Melinda Bobbin est dans les livres (sisi, je vous jure, c'est pas une OC). Je me suis surprise à lui inventer une histoire entière… J'ai trop envie d'écrire une fic sur ses années à Poudlard. 'Tout ça pour la tuer ?' vous demandez vous. Héhéhé.

Walden McNair est pas trop cool comme personnage ? Si, franchement ? Dans ma tête il a toujours été à mi-chemin entre Kenpachi de Bleach et un bûcheron canadien (l'archétype du bûcheron canadien, je précise. Le fantasme de toutes les femmes du monde entier, selon un certain prof de philo *roll eyes*). Et sa hache, c'est une hache magique. Oui, comme l'épée d'Arès. La classe.

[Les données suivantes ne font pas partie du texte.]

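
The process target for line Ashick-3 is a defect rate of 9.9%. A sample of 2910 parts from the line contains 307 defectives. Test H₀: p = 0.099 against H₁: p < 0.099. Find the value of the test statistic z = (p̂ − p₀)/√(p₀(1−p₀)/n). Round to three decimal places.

z = 1.174

p̂ = 307/2910 ≈ 0.105498.
Standard error under H₀: √(0.099×0.901/2910) = 0.005536.
z = (0.105498 − 0.099)/0.005536 = 0.006498/0.005536 = 1.174.
p-value = P(Z < 1.174) ≈ 0.8797.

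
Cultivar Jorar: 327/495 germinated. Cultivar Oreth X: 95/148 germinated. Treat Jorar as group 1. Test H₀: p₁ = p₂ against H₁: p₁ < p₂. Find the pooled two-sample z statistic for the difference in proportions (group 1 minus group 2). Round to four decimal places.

z = 0.4206

p̂₁ = 327/495 = 0.660606, p̂₂ = 95/148 = 0.641892.
Pooled p̂ = (327+95)/(495+148) = 422/643 = 0.656299.
SE = √(p̂(1−p̂)(1/n₁+1/n₂)) = √(0.656299·0.343701·0.00877696) = √(0.00197983) = 0.044495.
z = (0.660606 − 0.641892)/0.044495 = 0.018714/0.044495 = 0.4206.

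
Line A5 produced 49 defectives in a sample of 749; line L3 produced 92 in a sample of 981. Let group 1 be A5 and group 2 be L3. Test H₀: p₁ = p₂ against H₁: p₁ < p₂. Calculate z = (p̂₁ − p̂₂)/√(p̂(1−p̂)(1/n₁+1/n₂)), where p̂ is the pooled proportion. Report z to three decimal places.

p̂₁ = 49/749 = 0.06542, p̂₂ = 92/981 = 0.09378.
Pooled p̂ = (49+92)/(749+981) = 141/1730 = 0.08150.
SE = √(0.0748602 × 0.00235448) = 0.01328.
z = (0.06542 − 0.09378)/0.01328 = -0.02836/0.01328 = -2.136.
p-value = P(Z < -2.136) ≈ 0.0163.

z = -2.136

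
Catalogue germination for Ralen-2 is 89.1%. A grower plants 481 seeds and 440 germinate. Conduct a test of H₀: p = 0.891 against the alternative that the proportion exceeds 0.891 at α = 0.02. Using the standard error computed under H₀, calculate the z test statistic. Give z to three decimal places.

z = 1.672

p̂ = 440/481 ≈ 0.91476.
Standard error under H₀: √(0.891×0.109/481) = 0.01421.
z = (0.91476 − 0.891)/0.01421 = 0.02376/0.01421 = 1.672.
p-value = P(Z > 1.672) ≈ 0.0472; since p > α = 0.02, fail to reject H₀.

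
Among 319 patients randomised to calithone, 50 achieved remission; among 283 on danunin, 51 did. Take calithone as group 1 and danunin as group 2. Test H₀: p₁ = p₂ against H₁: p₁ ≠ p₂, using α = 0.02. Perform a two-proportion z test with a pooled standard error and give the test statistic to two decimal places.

p̂₁ = 50/319 ≈ 0.1567, p̂₂ = 51/283 ≈ 0.1802.
Pooled p̂ = (50+51)/(319+283) = 101/602 = 0.1678.
SE = √(p̂(1−p̂)(1/n₁+1/n₂)) = √(0.1678·0.8322·0.00666837) = √(0.000931077) = 0.0305.
z = (0.1567 − 0.1802)/0.0305 = -0.0235/0.0305 = -0.77.
p-value = 2·P(Z > 0.769) ≈ 0.4418; since p > α = 0.02, fail to reject H₀.

z = -0.77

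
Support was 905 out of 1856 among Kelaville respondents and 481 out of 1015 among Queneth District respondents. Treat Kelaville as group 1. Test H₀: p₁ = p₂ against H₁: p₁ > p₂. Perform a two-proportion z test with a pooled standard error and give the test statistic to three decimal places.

p̂₁ = 905/1856 ≈ 0.48761, p̂₂ = 481/1015 ≈ 0.47389.
Pooled p̂ = (905+481)/(1856+1015) = 1386/2871 = 0.48276.
SE = √(0.249703 × 0.00152401) = 0.01951.
z = (0.48761 − 0.47389)/0.01951 = 0.01372/0.01951 = 0.703.

z = 0.703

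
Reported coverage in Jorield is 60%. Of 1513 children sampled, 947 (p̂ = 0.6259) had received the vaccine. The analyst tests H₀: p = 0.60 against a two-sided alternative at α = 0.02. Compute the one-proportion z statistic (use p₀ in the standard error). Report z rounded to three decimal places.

z = 2.057

p̂ = 947/1513 = 0.625909.
Under H₀, SE = √(0.6·0.4/1513) = √(0.000158625) = 0.012595.
z = (0.625909 − 0.6)/0.012595 = 0.025909/0.012595 = 2.057.
p-value = 2·P(Z > 2.057) ≈ 0.0397, so at α = 0.02 we fail to reject H₀.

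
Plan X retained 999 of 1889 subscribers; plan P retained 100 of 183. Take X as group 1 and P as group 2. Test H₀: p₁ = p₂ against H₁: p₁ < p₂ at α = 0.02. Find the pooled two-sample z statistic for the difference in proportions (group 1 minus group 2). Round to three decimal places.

z = -0.455

p̂₁ = 999/1889 = 0.52885, p̂₂ = 100/183 = 0.54645.
Pooled p̂ = (999+100)/(1889+183) = 1099/2072 = 0.53041.
SE = √(p̂(1−p̂)(1/n₁+1/n₂)) = √(0.53041·0.46959·0.00599386) = √(0.00149292) = 0.03864.
z = (0.52885 − 0.54645)/0.03864 = -0.01760/0.03864 = -0.455.
p-value = P(Z < -0.455) ≈ 0.3244, so at α = 0.02 we fail to reject H₀.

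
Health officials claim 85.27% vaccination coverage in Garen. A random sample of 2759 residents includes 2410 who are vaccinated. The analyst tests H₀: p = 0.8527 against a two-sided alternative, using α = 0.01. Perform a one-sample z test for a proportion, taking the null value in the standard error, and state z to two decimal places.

z = 3.08

p̂ = 2410/2759 ≈ 0.87350.
Under H₀, SE = √(0.8527·0.1473/2759) = √(4.55247e-05) = 0.00675.
z = (0.87350 − 0.8527)/0.00675 = 0.02080/0.00675 = 3.08.
Two-sided p-value ≈ 2·Φ(−3.083) = 0.0020, so at α = 0.01 we reject H₀.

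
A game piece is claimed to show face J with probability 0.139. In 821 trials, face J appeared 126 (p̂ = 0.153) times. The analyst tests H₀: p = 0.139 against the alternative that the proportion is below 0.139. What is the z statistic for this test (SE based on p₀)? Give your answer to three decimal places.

p̂ = 126/821 = 0.15347.
Under H₀, SE = √(0.139·0.861/821) = √(0.000145772) = 0.01207.
z = (0.15347 − 0.139)/0.01207 = 0.01447/0.01207 = 1.199.
p-value = P(Z < 1.199) ≈ 0.8847.

z = 1.199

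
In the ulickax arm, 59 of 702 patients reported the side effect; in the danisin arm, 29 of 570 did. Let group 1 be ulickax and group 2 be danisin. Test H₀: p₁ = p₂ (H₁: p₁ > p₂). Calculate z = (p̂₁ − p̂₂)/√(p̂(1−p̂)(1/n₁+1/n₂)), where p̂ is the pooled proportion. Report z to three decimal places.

p̂₁ = 59/702 ≈ 0.08405, p̂₂ = 29/570 ≈ 0.05088.
Pooled p̂ = (59+29)/(702+570) = 88/1272 = 0.06918.
SE = √(0.0643962 × 0.00317889) = 0.01431.
z = (0.08405 − 0.05088)/0.01431 = 0.03317/0.01431 = 2.318.
p-value = P(Z > 2.318) ≈ 0.0102.

z = 2.318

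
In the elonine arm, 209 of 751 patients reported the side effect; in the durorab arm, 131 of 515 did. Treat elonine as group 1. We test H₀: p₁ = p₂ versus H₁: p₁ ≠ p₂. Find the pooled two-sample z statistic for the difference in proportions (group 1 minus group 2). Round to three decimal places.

p̂₁ = 209/751 = 0.27830, p̂₂ = 131/515 = 0.25437.
Pooled p̂ = (209+131)/(751+515) = 340/1266 = 0.26856.
SE = √(0.196437 × 0.00327331) = 0.02536.
z = (0.27830 − 0.25437)/0.02536 = 0.02393/0.02536 = 0.944.
Two-sided p-value ≈ 2·Φ(−0.944) = 0.3454.

z = 0.944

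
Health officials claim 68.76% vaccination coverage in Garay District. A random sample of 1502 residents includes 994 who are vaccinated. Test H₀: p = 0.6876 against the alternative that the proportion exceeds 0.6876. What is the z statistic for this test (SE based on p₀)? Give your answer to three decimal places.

p̂ = 994/1502 = 0.66178.
Standard error under H₀: √(0.6876×0.3124/1502) = 0.01196.
z = (0.66178 − 0.6876)/0.01196 = -0.02582/0.01196 = -2.159.
p-value = P(Z > -2.159) ≈ 0.9846.

z = -2.159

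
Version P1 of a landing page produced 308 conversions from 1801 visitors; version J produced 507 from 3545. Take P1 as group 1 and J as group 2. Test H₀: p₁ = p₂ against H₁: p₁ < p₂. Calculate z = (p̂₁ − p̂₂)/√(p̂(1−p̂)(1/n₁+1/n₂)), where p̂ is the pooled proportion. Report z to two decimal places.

p̂₁ = 308/1801 ≈ 0.1710, p̂₂ = 507/3545 ≈ 0.1430.
Pooled p̂ = (308+507)/(1801+3545) = 815/5346 = 0.1525.
SE = √(p̂(1−p̂)(1/n₁+1/n₂)) = √(0.1525·0.8475·0.000837335) = √(0.000108191) = 0.0104.
z = (0.1710 − 0.1430)/0.0104 = 0.0280/0.0104 = 2.69.
p-value = P(Z < 2.692) ≈ 0.9964.

z = 2.69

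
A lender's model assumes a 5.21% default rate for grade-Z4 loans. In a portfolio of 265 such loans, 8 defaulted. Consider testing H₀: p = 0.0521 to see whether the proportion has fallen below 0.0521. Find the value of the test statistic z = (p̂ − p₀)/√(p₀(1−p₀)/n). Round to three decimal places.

p̂ = 8/265 = 0.03019.
Standard error under H₀: √(0.0521×0.9479/265) = 0.01365.
z = (0.03019 − 0.0521)/0.01365 = -0.02191/0.01365 = -1.605.
p-value = P(Z < -1.605) ≈ 0.0542.

z = -1.605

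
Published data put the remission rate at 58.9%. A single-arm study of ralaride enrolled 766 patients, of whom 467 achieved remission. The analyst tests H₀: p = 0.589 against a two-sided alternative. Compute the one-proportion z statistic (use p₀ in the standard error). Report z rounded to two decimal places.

p̂ = 467/766 = 0.6097.
Under H₀, SE = √(0.589·0.411/766) = √(0.00031603) = 0.0178.
z = (0.6097 − 0.589)/0.0178 = 0.0207/0.0178 = 1.16.
Two-sided p-value ≈ 2·Φ(−1.162) = 0.2452.

z = 1.16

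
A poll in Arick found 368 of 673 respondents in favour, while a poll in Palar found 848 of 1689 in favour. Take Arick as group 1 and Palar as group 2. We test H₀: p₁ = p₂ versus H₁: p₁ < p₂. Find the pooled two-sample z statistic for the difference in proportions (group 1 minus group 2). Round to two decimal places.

z = 1.96

p̂₁ = 368/673 ≈ 0.5468, p̂₂ = 848/1689 ≈ 0.5021.
Pooled p̂ = (368+848)/(673+1689) = 1216/2362 = 0.5148.
SE = √(p̂(1−p̂)(1/n₁+1/n₂)) = √(0.5148·0.4852·0.00207795) = √(0.000519031) = 0.0228.
z = (0.5468 − 0.5021)/0.0228 = 0.0447/0.0228 = 1.96.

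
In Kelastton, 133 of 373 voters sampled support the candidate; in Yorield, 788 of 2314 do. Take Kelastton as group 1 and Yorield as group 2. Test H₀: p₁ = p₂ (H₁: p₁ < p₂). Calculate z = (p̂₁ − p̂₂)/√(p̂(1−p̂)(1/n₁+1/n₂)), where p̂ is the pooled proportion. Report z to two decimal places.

p̂₁ = 133/373 ≈ 0.3566, p̂₂ = 788/2314 ≈ 0.3405.
Pooled p̂ = (133+788)/(373+2314) = 921/2687 = 0.3428.
SE = √(p̂(1−p̂)(1/n₁+1/n₂)) = √(0.3428·0.6572·0.00311312) = √(0.000701311) = 0.0265.
z = (0.3566 − 0.3405)/0.0265 = 0.0161/0.0265 = 0.61.
p-value = P(Z < 0.605) ≈ 0.7275.

z = 0.61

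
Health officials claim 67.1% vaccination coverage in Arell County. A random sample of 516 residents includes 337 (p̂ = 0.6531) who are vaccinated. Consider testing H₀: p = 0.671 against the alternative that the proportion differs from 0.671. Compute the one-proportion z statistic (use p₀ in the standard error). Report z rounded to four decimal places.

p̂ = 337/516 = 0.653101.
Standard error under H₀: √(0.671×0.329/516) = 0.020684.
z = (0.653101 − 0.671)/0.020684 = -0.017899/0.020684 = -0.8654.

z = -0.8654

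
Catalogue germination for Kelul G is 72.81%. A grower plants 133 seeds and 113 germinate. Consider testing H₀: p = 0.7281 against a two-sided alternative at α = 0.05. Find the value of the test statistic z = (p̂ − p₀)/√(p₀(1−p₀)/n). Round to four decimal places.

p̂ = 113/133 ≈ 0.849624.
Under H₀, SE = √(0.7281·0.2719/133) = √(0.0014885) = 0.038581.
z = (0.849624 − 0.7281)/0.038581 = 0.121524/0.038581 = 3.1498.
p-value = 2·P(Z > 3.150) ≈ 0.0016; since p < α = 0.05, reject H₀.

z = 3.1498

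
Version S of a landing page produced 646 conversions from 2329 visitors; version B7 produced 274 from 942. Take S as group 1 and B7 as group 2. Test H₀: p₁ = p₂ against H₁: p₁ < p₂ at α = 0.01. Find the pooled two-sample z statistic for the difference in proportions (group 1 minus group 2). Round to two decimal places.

p̂₁ = 646/2329 = 0.2774, p̂₂ = 274/942 = 0.2909.
Pooled p̂ = (646+274)/(2329+942) = 920/3271 = 0.2813.
SE = √(p̂(1−p̂)(1/n₁+1/n₂)) = √(0.2813·0.7187·0.00149094) = √(0.000301397) = 0.0174.
z = (0.2774 − 0.2909)/0.0174 = -0.0135/0.0174 = -0.78.
p-value = P(Z < -0.778) ≈ 0.2184, so at α = 0.01 we fail to reject H₀.

z = -0.78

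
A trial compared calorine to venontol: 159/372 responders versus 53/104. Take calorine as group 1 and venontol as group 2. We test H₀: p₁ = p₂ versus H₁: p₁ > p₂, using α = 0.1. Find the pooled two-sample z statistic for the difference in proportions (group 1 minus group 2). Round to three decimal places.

p̂₁ = 159/372 ≈ 0.42742, p̂₂ = 53/104 ≈ 0.50962.
Pooled p̂ = (159+53)/(372+104) = 212/476 = 0.44538.
SE = √(0.247016 × 0.0123036) = 0.05513.
z = (0.42742 − 0.50962)/0.05513 = -0.08220/0.05513 = -1.491.
p-value = P(Z > -1.491) ≈ 0.9320, so at α = 0.1 we fail to reject H₀.

z = -1.491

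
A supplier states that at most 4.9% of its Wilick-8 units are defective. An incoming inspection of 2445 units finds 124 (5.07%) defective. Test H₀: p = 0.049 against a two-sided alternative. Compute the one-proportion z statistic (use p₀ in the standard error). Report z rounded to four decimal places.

z = 0.3930

p̂ = 124/2445 = 0.050716.
SE = √(p₀(1−p₀)/n) = √(0.046599/2445) = 0.004366.
z = (0.050716 − 0.049)/0.004366 = 0.001716/0.004366 = 0.3930.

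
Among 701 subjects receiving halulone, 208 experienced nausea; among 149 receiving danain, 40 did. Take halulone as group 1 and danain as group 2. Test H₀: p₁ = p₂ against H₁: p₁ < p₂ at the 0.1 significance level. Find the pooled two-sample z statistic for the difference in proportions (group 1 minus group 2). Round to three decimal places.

p̂₁ = 208/701 ≈ 0.29672, p̂₂ = 40/149 ≈ 0.26846.
Pooled p̂ = (208+40)/(701+149) = 248/850 = 0.29176.
SE = √(0.206638 × 0.00813794) = 0.04101.
z = (0.29672 − 0.26846)/0.04101 = 0.02826/0.04101 = 0.689.
p-value = P(Z < 0.689) ≈ 0.7547. With α = 0.1, fail to reject H₀.

z = 0.689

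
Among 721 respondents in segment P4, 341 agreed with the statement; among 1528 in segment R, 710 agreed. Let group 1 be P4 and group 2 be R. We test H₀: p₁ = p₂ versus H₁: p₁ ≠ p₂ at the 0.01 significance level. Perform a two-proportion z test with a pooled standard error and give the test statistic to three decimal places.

z = 0.368

p̂₁ = 341/721 ≈ 0.47295, p̂₂ = 710/1528 ≈ 0.46466.
Pooled p̂ = (341+710)/(721+1528) = 1051/2249 = 0.46732.
SE = √(p̂(1−p̂)(1/n₁+1/n₂)) = √(0.46732·0.53268·0.00204141) = √(0.000508173) = 0.02254.
z = (0.47295 − 0.46466)/0.02254 = 0.00829/0.02254 = 0.368.
p-value = 2·P(Z > 0.368) ≈ 0.7129, so at α = 0.01 we fail to reject H₀.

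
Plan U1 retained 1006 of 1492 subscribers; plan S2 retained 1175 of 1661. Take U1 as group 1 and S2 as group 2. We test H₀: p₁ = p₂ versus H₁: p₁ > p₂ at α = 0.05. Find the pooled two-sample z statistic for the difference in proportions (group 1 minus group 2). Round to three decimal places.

z = -2.012

p̂₁ = 1006/1492 = 0.674263, p̂₂ = 1175/1661 = 0.707405.
Pooled p̂ = (1006+1175)/(1492+1661) = 2181/3153 = 0.691722.
SE = √(p̂(1−p̂)(1/n₁+1/n₂)) = √(0.691722·0.308278·0.00127229) = √(0.000271306) = 0.016471.
z = (0.674263 − 0.707405)/0.016471 = -0.033142/0.016471 = -2.012.
p-value = P(Z > -2.012) ≈ 0.9779; since p > α = 0.05, fail to reject H₀.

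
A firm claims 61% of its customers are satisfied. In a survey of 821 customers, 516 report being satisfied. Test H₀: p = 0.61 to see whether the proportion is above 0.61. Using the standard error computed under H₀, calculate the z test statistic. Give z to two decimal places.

z = 1.09

p̂ = 516/821 ≈ 0.6285.
Under H₀, SE = √(0.61·0.39/821) = √(0.000289769) = 0.0170.
z = (0.6285 − 0.61)/0.0170 = 0.0185/0.0170 = 1.09.
p-value = P(Z > 1.087) ≈ 0.1385.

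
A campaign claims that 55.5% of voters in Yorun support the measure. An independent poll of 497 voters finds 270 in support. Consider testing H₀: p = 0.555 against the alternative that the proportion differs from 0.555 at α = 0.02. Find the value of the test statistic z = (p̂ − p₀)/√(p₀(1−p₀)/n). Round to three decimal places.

z = -0.527

p̂ = 270/497 ≈ 0.54326.
SE = √(p₀(1−p₀)/n) = √(0.24698/497) = 0.02229.
z = (0.54326 − 0.555)/0.02229 = -0.01174/0.02229 = -0.527.
Two-sided p-value ≈ 2·Φ(−0.527) = 0.5984, so at α = 0.02 we fail to reject H₀.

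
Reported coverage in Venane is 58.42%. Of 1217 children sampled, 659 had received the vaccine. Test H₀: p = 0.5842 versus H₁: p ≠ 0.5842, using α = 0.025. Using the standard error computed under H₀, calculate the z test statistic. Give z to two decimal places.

p̂ = 659/1217 ≈ 0.54150.
SE = √(p₀(1−p₀)/n) = √(0.24291/1217) = 0.01413.
z = (0.54150 − 0.5842)/0.01413 = -0.04270/0.01413 = -3.02.
Two-sided p-value ≈ 2·Φ(−3.023) = 0.0025, so at α = 0.025 we reject H₀.

z = -3.02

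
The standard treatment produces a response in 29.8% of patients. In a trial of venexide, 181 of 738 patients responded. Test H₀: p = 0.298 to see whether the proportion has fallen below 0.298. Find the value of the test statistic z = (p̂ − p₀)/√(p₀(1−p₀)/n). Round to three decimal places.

z = -3.133

p̂ = 181/738 ≈ 0.245257.
Standard error under H₀: √(0.298×0.702/738) = 0.016836.
z = (0.245257 − 0.298)/0.016836 = -0.052743/0.016836 = -3.133.
p-value = P(Z < -3.133) ≈ 0.0009.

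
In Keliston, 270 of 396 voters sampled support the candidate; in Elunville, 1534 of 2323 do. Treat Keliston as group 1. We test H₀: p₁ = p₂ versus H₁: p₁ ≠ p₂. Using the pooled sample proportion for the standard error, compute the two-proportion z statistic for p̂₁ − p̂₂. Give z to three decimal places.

p̂₁ = 270/396 = 0.68182, p̂₂ = 1534/2323 = 0.66035.
Pooled p̂ = (270+1534)/(396+2323) = 1804/2719 = 0.66348.
SE = √(p̂(1−p̂)(1/n₁+1/n₂)) = √(0.66348·0.33652·0.00295573) = √(0.000659939) = 0.02569.
z = (0.68182 − 0.66035)/0.02569 = 0.02147/0.02569 = 0.836.
p-value = 2·P(Z > 0.836) ≈ 0.4034.

z = 0.836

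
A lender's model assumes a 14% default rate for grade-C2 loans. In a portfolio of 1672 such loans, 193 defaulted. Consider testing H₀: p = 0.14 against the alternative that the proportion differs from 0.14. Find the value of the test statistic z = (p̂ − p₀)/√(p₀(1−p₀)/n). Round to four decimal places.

z = -2.8953

p̂ = 193/1672 = 0.11543062.
SE = √(p₀(1−p₀)/n) = √(0.1204/1672) = 0.00848585.
z = (0.11543062 − 0.14)/0.00848585 = -0.02456938/0.00848585 = -2.8953.
p-value = 2·P(Z > 2.895) ≈ 0.0038.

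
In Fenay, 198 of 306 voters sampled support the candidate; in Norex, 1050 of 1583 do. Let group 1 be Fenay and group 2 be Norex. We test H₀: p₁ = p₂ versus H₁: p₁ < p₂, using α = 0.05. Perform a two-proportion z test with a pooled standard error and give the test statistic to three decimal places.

z = -0.549

p̂₁ = 198/306 ≈ 0.64706, p̂₂ = 1050/1583 ≈ 0.66330.
Pooled p̂ = (198+1050)/(306+1583) = 1248/1889 = 0.66067.
SE = √(0.224186 × 0.00389969) = 0.02957.
z = (0.64706 − 0.66330)/0.02957 = -0.01624/0.02957 = -0.549.
p-value = P(Z < -0.549) ≈ 0.2914; since p > α = 0.05, fail to reject H₀.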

Et Thadée… là ça devient vraiment grave, moi je vous le dis ! Cette fic devient une histoire de brutes! A croire que dans ma tête y'a qu'une seule pensée : baston ! Bute les tous ! (ok, ça fait deux pensées). Quand j'aurais fini, j'écris un truc tout mignon je vous le promets. J'écrirai un Harry/Ginny respectant le canon après l'épilogue…

Je blague.

Sinon, pour la note positive, J'AI REUSSI A ECRIRE UNE SCENE AVEC ARES ET VOLDY SANS QU'ILS NE SE SAUTENT DESSUS ! Moi, je suis fière ; vous, vous êtes un peu déçus j'imagine. Bande de pervers.